Never seen that swingarm, looks like a homeade job, doesn't look like much support where the shock mount is at.
 
theres a sold L plate that connects the bottom of the shock mount into the gusset and lower tubes. im a welder by trade and in my opnion its seems to be a very solid design. ill have to pull it off and take better pics.
 
^I've seen a few people saying that about YB. Can you quickly sum up what his deal was?

But I'd suggest measuring that cylinder, going up next size in bore and new piston. Good thing to do if you just bought the Blaster. Good to know what's going on in your motor.
 
ya i already decided to rebuild with a new piston. i know i want forged, seeing how easy this namaura was destroyed. whats out there for options? im looking at the vitos 240 kit, oconnors 68mm job with porting/chamfering, or having doug brunkworst here in town do a 68mm bore and hone and porting myself. looking to spend 600-700 on it.

i read i need a bigger carb for the 240 kit, is that true or can you get away with rejetting?
02 and older blaster you can just unplug the wires for the tors from the thumblever and carb to disengage it correct? or do you have to remove the box from on top the carb and get a new top cap with the delete kit.
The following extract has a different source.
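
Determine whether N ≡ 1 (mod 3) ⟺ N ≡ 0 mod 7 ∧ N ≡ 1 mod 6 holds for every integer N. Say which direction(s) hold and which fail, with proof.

Only the reverse direction holds.

Forward direction. This fails: N = 1 gives 1 ≡ 1 (mod 3) but 1 ≡ 1 (mod 7), so the conjunction on the right does not hold.

Converse. If N ≡ 0 (mod 7) and N ≡ 1 (mod 6), then by the Chinese remainder theorem N ≡ 7 (mod 42). Since 7 ≡ 1 (mod 3) and 3 ∣ 42, we get N ≡ 1 (mod 3).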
also theres a little red light on the plastics underneath the handle bars. is it a temp warning or what.
 
stock carb on bbk kit is not recommended, will work but waste of a good bbk in my book, 34/35mm for bbk's

yes on the tors delete,
yes on oconnor racing, the piece of mind far outweighs the shipping costs

red light is low oil warning light for the oil injection tank under the seat, which brings up good questions............. is the oil injection still on and functioning, is there oil in the tank, if eliminated, what mix ratio were you using ???
or was this run out of injection oil and that caused this siezure ????
be sure, if injection is eliminated, the injector on the side of the carb is blocked off,

this should be leakdown tested before disassembling, and piston to cylinder measured
to try and pinpoint the cause of this mishap, so it doesnt happen again

also.... read up on proper breakin procedures, heat cycles, retorqueing base and head bolts, leakdown testing, and plug chops, to your new motor before riding it
 
the oil tank was removed i have no idea if it was blocked off. the guy said he just dumped some oil in the gas, said he had no idea what it is ratiod at, and to drain the gas he just put it in there to start it. he said he usually tried to get it at about 32:1.
 
Wow, lol. Your piston melted from detonation, just FYI. Even though the previous ower just guessed at the pre-mix ratio, it would have taken almost straight gas to cause what you are looking at. Id be willing to bet your engine either had an air leak or was running on stock jets with mods before it blew.

Awk covered alll the basics. Like he said, be sure to do a leak-down test on the engine at least before starting it after the rebuild.

Ken O Connor Racing is a great way to go to get your engine up and running. His work will give you good power and reliability, all while staying within your budget.